En este contexto, la prensa internacional ha subrayado la paradoja que enfrenta el PSOE: un partido que ha hecho del feminismo y la lucha contra la violencia de género una de sus señas de identidad, pero que ahora se ve sacudido por denuncias de acoso y por la percepción de que no ha actuado con suficiente diligencia para proteger a las víctimas y castigar a los culpables.
Esta contradicción ha sido especialmente señalada por organizaciones feministas, que han exigido al partido y al Gobierno que pasen de las palabras a los hechos y que adopten políticas efectivas para prevenir y sancionar cualquier tipo de abuso.
La crisis interna del PSOE se produce en un momento de máxima tensión política en España.
La fragmentación parlamentaria, la polarización social y el desgaste acumulado tras años de gobierno han generado un clima de incertidumbre y desconfianza.
Los escándalos de acoso y corrupción no solo afectan a la imagen del partido, sino que ponen en cuestión la capacidad del Gobierno para liderar el país y responder a los desafíos sociales y económicos que enfrenta la sociedad española.
En las últimas semanas, la presión sobre Sánchez y su equipo se ha intensificado.
Los medios de comunicación han dedicado amplios espacios a investigar y analizar los casos de acoso y corrupción, mientras la oposición ha incrementado su ofensiva parlamentaria y mediática.
Los socios de gobierno, como Sumar y otros partidos de izquierda, también han expresado su preocupación y han exigido transparencia y responsabilidad, conscientes de que el desgaste del PSOE puede arrastrar a todo el espacio progresista.
La respuesta del partido ha sido desigual.

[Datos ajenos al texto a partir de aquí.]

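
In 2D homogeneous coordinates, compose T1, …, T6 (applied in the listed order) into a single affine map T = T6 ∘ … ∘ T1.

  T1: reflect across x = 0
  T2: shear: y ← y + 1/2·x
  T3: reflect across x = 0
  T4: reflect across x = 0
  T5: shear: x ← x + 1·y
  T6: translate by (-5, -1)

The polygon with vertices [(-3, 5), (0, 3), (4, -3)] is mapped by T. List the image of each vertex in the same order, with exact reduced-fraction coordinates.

T1 reflect across x = 0: (-3, 5) → (3, 5); (0, 3) → (0, 3); (4, -3) → (-4, -3)
T2 shear: y ← y + 1/2·x: (3, 5) → (3, 13/2); (0, 3) → (0, 3); (-4, -3) → (-4, -5)
T3 reflect across x = 0: (3, 13/2) → (-3, 13/2); (0, 3) → (0, 3); (-4, -5) → (4, -5)
T4 reflect across x = 0: (-3, 13/2) → (3, 13/2); (0, 3) → (0, 3); (4, -5) → (-4, -5)
T5 shear: x ← x + 1·y: (3, 13/2) → (19/2, 13/2); (0, 3) → (3, 3); (-4, -5) → (-9, -5)
T6 translate by (-5, -1): (19/2, 13/2) → (9/2, 11/2); (3, 3) → (-2, 2); (-9, -5) → (-14, -6)

image vertices: (9/2, 11/2), (-2, 2), (-14, -6)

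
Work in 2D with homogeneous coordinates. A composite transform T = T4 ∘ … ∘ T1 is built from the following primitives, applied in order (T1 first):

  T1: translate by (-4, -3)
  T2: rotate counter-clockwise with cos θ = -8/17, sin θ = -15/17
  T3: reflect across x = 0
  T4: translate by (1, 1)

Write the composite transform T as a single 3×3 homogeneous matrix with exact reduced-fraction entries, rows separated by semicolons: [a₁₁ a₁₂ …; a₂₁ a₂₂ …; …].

T1 = [1 0 -4; 0 1 -3; 0 0 1]
T2·T1 = [-8/17 15/17 -13/17; -15/17 -8/17 84/17; 0 0 1]
T3·…·T1 = [8/17 -15/17 13/17; -15/17 -8/17 84/17; 0 0 1]
T4·…·T1 = [8/17 -15/17 30/17; -15/17 -8/17 101/17; 0 0 1]

T = [8/17 -15/17 30/17; -15/17 -8/17 101/17; 0 0 1]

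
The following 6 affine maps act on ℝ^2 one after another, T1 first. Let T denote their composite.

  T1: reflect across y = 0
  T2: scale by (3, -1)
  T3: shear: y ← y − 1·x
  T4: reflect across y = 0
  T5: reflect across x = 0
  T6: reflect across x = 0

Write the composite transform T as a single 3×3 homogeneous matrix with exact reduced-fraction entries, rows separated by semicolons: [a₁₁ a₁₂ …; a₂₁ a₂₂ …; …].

T1 = [1 0 0; 0 -1 0; 0 0 1]
T2·T1 = [3 0 0; 0 1 0; 0 0 1]
T3·…·T1 = [3 0 0; -3 1 0; 0 0 1]
T4·…·T1 = [3 0 0; 3 -1 0; 0 0 1]
T5·…·T1 = [-3 0 0; 3 -1 0; 0 0 1]
T6·…·T1 = [3 0 0; 3 -1 0; 0 0 1]

T = [3 0 0; 3 -1 0; 0 0 1]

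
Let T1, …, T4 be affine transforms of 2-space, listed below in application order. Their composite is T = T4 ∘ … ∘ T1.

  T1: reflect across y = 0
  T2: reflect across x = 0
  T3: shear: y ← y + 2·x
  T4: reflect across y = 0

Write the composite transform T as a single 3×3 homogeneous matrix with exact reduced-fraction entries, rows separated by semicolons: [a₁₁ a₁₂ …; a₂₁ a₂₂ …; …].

T = [-1 0 0; 2 1 0; 0 0 1]

T1 = [1 0 0; 0 -1 0; 0 0 1]
T2·T1 = [-1 0 0; 0 -1 0; 0 0 1]
T3·…·T1 = [-1 0 0; -2 -1 0; 0 0 1]
T4·…·T1 = [-1 0 0; 2 1 0; 0 0 1]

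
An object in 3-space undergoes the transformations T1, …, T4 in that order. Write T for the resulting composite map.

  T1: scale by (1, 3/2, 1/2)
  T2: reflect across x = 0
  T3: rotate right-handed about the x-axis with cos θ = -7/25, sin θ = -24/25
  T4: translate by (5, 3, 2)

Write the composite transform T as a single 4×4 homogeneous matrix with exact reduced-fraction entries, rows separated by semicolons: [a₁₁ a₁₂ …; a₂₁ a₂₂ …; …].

T1 = [1 0 0 0; 0 3/2 0 0; 0 0 1/2 0; 0 0 0 1]
T2·T1 = [-1 0 0 0; 0 3/2 0 0; 0 0 1/2 0; 0 0 0 1]
T3·…·T1 = [-1 0 0 0; 0 -21/50 12/25 0; 0 -36/25 -7/50 0; 0 0 0 1]
T4·…·T1 = [-1 0 0 5; 0 -21/50 12/25 3; 0 -36/25 -7/50 2; 0 0 0 1]

T = [-1 0 0 5; 0 -21/50 12/25 3; 0 -36/25 -7/50 2; 0 0 0 1]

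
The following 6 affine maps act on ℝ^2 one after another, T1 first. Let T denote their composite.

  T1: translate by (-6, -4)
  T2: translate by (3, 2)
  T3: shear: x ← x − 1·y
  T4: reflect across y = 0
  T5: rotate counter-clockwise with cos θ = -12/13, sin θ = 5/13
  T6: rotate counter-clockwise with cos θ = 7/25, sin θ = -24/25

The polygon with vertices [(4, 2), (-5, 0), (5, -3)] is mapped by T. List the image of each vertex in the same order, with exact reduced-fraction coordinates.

image vertices: (36/325, 323/325), (-862/325, -1866/325), (-1363/325, 2441/325)

T1 translate by (-6, -4): (4, 2) → (-2, -2); (-5, 0) → (-11, -4); (5, -3) → (-1, -7)
T2 translate by (3, 2): (-2, -2) → (1, 0); (-11, -4) → (-8, -2); (-1, -7) → (2, -5)
T3 shear: x ← x − 1·y: (1, 0) → (1, 0); (-8, -2) → (-6, -2); (2, -5) → (7, -5)
T4 reflect across y = 0: (1, 0) → (1, 0); (-6, -2) → (-6, 2); (7, -5) → (7, 5)
T5 rotate counter-clockwise with cos θ = -12/13, sin θ = 5/13: (1, 0) → (-12/13, 5/13); (-6, 2) → (62/13, -54/13); (7, 5) → (-109/13, -25/13)
T6 rotate counter-clockwise with cos θ = 7/25, sin θ = -24/25: (-12/13, 5/13) → (36/325, 323/325); (62/13, -54/13) → (-862/325, -1866/325); (-109/13, -25/13) → (-1363/325, 2441/325)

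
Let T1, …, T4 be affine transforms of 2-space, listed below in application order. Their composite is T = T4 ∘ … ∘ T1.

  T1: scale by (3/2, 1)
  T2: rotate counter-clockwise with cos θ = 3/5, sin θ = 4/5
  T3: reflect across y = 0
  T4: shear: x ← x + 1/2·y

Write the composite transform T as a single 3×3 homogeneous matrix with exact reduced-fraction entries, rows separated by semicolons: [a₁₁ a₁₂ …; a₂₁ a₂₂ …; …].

T1 = [3/2 0 0; 0 1 0; 0 0 1]
T2·T1 = [9/10 -4/5 0; 6/5 3/5 0; 0 0 1]
T3·…·T1 = [9/10 -4/5 0; -6/5 -3/5 0; 0 0 1]
T4·…·T1 = [3/10 -11/10 0; -6/5 -3/5 0; 0 0 1]

T = [3/10 -11/10 0; -6/5 -3/5 0; 0 0 1]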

Mientras algunos dirigentes han defendido la necesidad de esperar a que la justicia actúe y han apelado a la presunción de inocencia, otros han reclamado cambios profundos y una revisión de los protocolos internos para prevenir y sancionar el acoso.
Las bases militantes, por su parte, han mostrado su descontento y han exigido una mayor implicación de la dirección en la defensa de los valores feministas y en la lucha contra la corrupción.

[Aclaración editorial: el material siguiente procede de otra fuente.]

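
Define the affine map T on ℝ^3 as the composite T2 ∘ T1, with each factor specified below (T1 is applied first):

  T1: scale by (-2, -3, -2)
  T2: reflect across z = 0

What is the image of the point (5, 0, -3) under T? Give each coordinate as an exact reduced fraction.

T(p) = (-10, 0, -6)

T1 scale by (-2, -3, -2): (5, 0, -3) → (-10, 0, 6)
T2 reflect across z = 0: (-10, 0, 6) → (-10, 0, -6)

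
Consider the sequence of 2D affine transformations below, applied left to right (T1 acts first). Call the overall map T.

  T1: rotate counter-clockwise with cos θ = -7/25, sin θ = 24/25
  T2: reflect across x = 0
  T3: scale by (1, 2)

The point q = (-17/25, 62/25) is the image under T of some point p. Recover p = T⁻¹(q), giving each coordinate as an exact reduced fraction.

T1 = [-7/25 -24/25 0; 24/25 -7/25 0; 0 0 1]
T2·T1 = [7/25 24/25 0; 24/25 -7/25 0; 0 0 1]
T3·…·T1 = [7/25 24/25 0; 48/25 -14/25 0; 0 0 1]
det M = -2; M⁻¹ = [7/25 12/25 0; 24/25 -7/50 0; 0 0 1]
M⁻¹ · (-17/25, 62/25)ᵀ = (1, -1)ᵀ

p = (1, -1)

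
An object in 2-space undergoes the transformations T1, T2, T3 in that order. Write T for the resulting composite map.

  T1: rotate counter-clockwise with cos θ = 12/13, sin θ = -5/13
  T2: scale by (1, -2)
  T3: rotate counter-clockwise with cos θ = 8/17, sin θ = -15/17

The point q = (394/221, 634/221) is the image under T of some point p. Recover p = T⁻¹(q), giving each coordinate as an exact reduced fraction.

T1 = [12/13 5/13 0; -5/13 12/13 0; 0 0 1]
T2·T1 = [12/13 5/13 0; 10/13 -24/13 0; 0 0 1]
T3·…·T1 = [246/221 -320/221 0; -100/221 -267/221 0; 0 0 1]
det M = -2; M⁻¹ = [267/442 -160/221 0; -50/221 -123/221 0; 0 0 1]
M⁻¹ · (394/221, 634/221)ᵀ = (-1, -2)ᵀ

p = (-1, -2)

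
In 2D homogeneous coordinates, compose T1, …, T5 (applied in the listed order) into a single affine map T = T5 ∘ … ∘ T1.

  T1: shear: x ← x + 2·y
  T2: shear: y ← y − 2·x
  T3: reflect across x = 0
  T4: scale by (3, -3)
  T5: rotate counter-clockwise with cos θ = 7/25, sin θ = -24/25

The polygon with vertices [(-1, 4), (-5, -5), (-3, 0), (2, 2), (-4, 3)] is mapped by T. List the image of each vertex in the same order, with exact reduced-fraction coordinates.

image vertices: (573/25, 714/25), (-297/5, -321/5), (-369/25, -342/25), (594/25, 642/25), (6/5, 33/5)

T1 shear: x ← x + 2·y: (-1, 4) → (7, 4); (-5, -5) → (-15, -5); (-3, 0) → (-3, 0); (2, 2) → (6, 2); (-4, 3) → (2, 3)
T2 shear: y ← y − 2·x: (7, 4) → (7, -10); (-15, -5) → (-15, 25); (-3, 0) → (-3, 6); (6, 2) → (6, -10); (2, 3) → (2, -1)
T3 reflect across x = 0: (7, -10) → (-7, -10); (-15, 25) → (15, 25); (-3, 6) → (3, 6); (6, -10) → (-6, -10); (2, -1) → (-2, -1)
T4 scale by (3, -3): (-7, -10) → (-21, 30); (15, 25) → (45, -75); (3, 6) → (9, -18); (-6, -10) → (-18, 30); (-2, -1) → (-6, 3)
T5 rotate counter-clockwise with cos θ = 7/25, sin θ = -24/25: (-21, 30) → (573/25, 714/25); (45, -75) → (-297/5, -321/5); (9, -18) → (-369/25, -342/25); (-18, 30) → (594/25, 642/25); (-6, 3) → (6/5, 33/5)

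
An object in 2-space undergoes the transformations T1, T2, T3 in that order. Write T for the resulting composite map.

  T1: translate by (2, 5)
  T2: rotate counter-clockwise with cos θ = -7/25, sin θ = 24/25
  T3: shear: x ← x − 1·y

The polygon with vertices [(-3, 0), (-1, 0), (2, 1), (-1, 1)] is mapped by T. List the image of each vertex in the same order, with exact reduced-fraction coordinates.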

El futuro inmediato del PSOE y del Gobierno de Pedro Sánchez es incierto.
La capacidad de reacción ante los escándalos, la transparencia en la gestión de las denuncias y la firmeza en la adopción de medidas correctivas serán determinantes para recuperar la confianza de la ciudadanía y para garantizar la estabilidad institucional.
Los casos de acoso y corrupción han puesto al descubierto las debilidades del sistema y han evidenciado la necesidad de reformas profundas en la cultura política y en los mecanismos de control interno.

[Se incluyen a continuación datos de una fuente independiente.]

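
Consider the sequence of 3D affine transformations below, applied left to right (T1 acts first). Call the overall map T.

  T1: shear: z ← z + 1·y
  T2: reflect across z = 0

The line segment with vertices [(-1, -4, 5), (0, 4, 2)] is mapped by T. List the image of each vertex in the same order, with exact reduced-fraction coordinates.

image vertices: (-1, -4, -1), (0, 4, -6)

T1 shear: z ← z + 1·y: (-1, -4, 5) → (-1, -4, 1); (0, 4, 2) → (0, 4, 6)
T2 reflect across z = 0: (-1, -4, 1) → (-1, -4, -1); (0, 4, 6) → (0, 4, -6)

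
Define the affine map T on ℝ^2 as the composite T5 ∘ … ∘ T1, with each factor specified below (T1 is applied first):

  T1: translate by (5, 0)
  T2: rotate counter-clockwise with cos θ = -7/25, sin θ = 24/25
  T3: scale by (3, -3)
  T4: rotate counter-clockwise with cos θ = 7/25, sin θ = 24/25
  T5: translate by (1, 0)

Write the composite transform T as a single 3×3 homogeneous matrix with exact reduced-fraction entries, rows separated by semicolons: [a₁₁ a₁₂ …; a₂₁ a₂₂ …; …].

T1 = [1 0 5; 0 1 0; 0 0 1]
T2·T1 = [-7/25 -24/25 -7/5; 24/25 -7/25 24/5; 0 0 1]
T3·…·T1 = [-21/25 -72/25 -21/5; -72/25 21/25 -72/5; 0 0 1]
T4·…·T1 = [1581/625 -1008/625 1581/125; -1008/625 -1581/625 -1008/125; 0 0 1]
T5·…·T1 = [1581/625 -1008/625 1706/125; -1008/625 -1581/625 -1008/125; 0 0 1]

T = [1581/625 -1008/625 1706/125; -1008/625 -1581/625 -1008/125; 0 0 1]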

En definitiva, la crisis que atraviesa el PSOE es mucho más que una sucesión de escándalos individuales.
Es el reflejo de una transformación social y política que exige nuevas respuestas y una mayor exigencia ética.
El partido que ha liderado la modernización de España y la defensa de los derechos sociales se enfrenta ahora al reto de renovar sus estructuras, fortalecer sus principios y demostrar que está a la altura de las expectativas de una sociedad cada vez más crítica y exigente.
El artículo de The Irish Times es un síntoma de la internacionalización de la crisis y de la atención que despierta en el extranjero la evolución política de España.
La mirada externa, libre de las dinámicas partidistas nacionales, permite comprender la magnitud del problema y la necesidad de actuar con rapidez y contundencia.
La reputación del PSOE, y por extensión la del Gobierno de Sánchez, está en juego, y solo una respuesta clara, transparente y firme podrá evitar que la crisis se convierta en una fractura irreversible.
La sociedad española observa con atención y espera respuestas.
El futuro del PSOE dependerá de su capacidad para afrontar la crisis, aprender de los errores y construir un proyecto político basado en la honestidad, la igualdad y el respeto a los derechos fundamentales.
El reto es enorme, pero también lo es la oportunidad de demostrar que la política puede estar al servicio de la ciudadanía y de los valores democráticos que han guiado la historia de España en las últimas décadas.